The naira opened the last week of February at N1,353.5/$ on Monday but depreciated steadily across subsequent sessions, closing at N1,368.5/$ by Friday. The consistent weakening during the week highlighted short-term volatility, even as month-on-month data pointed to broader improvement.

Comparatively, the currency had opened January at N1,431/$ and closed that month at N1,391/$. February’s stronger opening at N1,384.5/$ and closing at N1,368.5/$ signals a continuation of gradual recovery.

A major driver of the naira’s relative resilience has been the steady buildup of Nigeria’s external reserves. Gross reserves climbed to approximately $50 billion by the end of February, up from $46.59 billion at the beginning of the month.

CBN Governor, Olayemi Cardoso, confirmed that reserves reached $50.45 billion as of February 16, 2026 — the highest level recorded in 13 years.

The rebuilding phase began in late December 2025 when reserves rose from about $44.8 billion to $45 billion, then considered a six-year high.
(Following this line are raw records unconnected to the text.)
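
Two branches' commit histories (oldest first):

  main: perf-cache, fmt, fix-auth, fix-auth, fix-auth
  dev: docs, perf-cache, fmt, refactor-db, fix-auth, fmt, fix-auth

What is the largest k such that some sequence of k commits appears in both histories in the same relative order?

Match perf-cache at main[1]=dev[2]; then fmt at main[2]=dev[3]; then fix-auth at main[3]=dev[5]; then fix-auth at main[5]=dev[7] — 4 commits in the same relative order in both, and the DP table's final entry dp[5][7] is also 4, so no common subsequence is longer.

4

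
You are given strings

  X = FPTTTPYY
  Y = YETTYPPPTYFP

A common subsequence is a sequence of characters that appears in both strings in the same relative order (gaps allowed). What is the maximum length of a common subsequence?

Let dp[i][j] be the LCS length of the first i characters of X and the first j characters of Y. dp[i][j] = dp[i-1][j-1]+1 when the i-th and j-th characters match, else max(dp[i-1][j], dp[i][j-1]).
    ·  Y  E  T  T  Y  P  P  P  T  Y  F  P
 ·  0  0  0  0  0  0  0  0  0  0  0  0  0
 F  0  0  0  0  0  0  0  0  0  0  0  1  1
 P  0  0  0  0  0  0  1  1  1  1  1  1  2
 T  0  0  0  1  1  1  1  1  1  2  2  2  2
 T  0  0  0  1  2  2  2  2  2  2  2  2  2
 T  0  0  0  1  2  2  2  2  2  3  3  3  3
 P  0  0  0  1  2  2  3  3  3  3  3  3  4
 Y  0  1  1  1  2  3  3  3  3  3  4  4  4
 Y  0  1  1  1  2  3  3  3  3  3  4  4  4
dp[8][12] = 4. One LCS (by backtracking along matches): TTTP.

4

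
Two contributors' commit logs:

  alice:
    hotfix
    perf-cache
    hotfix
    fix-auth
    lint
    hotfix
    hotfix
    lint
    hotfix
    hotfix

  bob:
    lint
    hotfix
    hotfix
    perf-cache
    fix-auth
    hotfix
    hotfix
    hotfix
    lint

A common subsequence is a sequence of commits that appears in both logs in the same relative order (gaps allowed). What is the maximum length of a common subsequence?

6

One common subsequence of length 6: hotfix [1,3], then perf-cache [2,4], then hotfix [3,6], then hotfix [6,7], then hotfix [7,8], then lint [8,9]. The LCS DP gives dp[10][9] = 6, so this is optimal.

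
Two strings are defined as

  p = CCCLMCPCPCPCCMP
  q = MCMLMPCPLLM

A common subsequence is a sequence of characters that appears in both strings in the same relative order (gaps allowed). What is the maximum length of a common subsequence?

Pick C [1,2], L [4,4], M [5,5], P [7,6], C [8,7], P [9,8], M [14,11]; all 7 characters appear in both, in order. Since dp[15][11] = 7, nothing longer is possible.

7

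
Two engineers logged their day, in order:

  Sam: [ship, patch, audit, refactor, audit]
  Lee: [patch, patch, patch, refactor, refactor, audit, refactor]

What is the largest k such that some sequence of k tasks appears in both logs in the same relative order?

Taking patch (Sam #2, Lee #3) → audit (Sam #3, Lee #6) → refactor (Sam #4, Lee #7) gives a common subsequence of length 3. dp[5][7] = 3 confirms this is the maximum.

3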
By January, reserves crossed $46 billion for the first time in eight years and exceeded $47 billion by February 11.

Reports indicate that within the first 22 days of January alone, reserves increased by approximately $509 million, underscoring sustained inflows and improved foreign exchange liquidity conditions.

READ ALSO: FX reserves, oil gains support Naira stability amid middle east uncertainty

Economic analysts say the naira’s February performance reflects improving fundamentals but caution that external risks could still influence short-term movements.

Financial analyst Dr. Bismarck Oladipo noted that reserve growth has significantly improved the CBN’s ability to manage liquidity and defend the currency when necessary.

“The buildup in reserves to over $50 billion gives the apex bank credible intervention capacity. It enhances investor confidence and signals macroeconomic discipline,” he said.

However, he warned that weekly volatility indicates that speculative pressures and external shocks remain relevant.

Investment strategist Aisha Bello added that the decision to cut the MPR while maintaining other tightening measures suggests a calibrated policy shift.

“The rate cut indicates confidence that inflation is on a sustained downward path. But the CBN has maintained tight liquidity controls to prevent excess pressure on the exchange rate,” she explained.

Bello added that sustained foreign portfolio inflows and oil revenue performance will be critical in maintaining exchange rate stability.

While analysts agree that the overall trend is positive, they emphasize that global financial conditions, oil price movements, and geopolitical developments could still shape the naira’s trajectory in the coming months.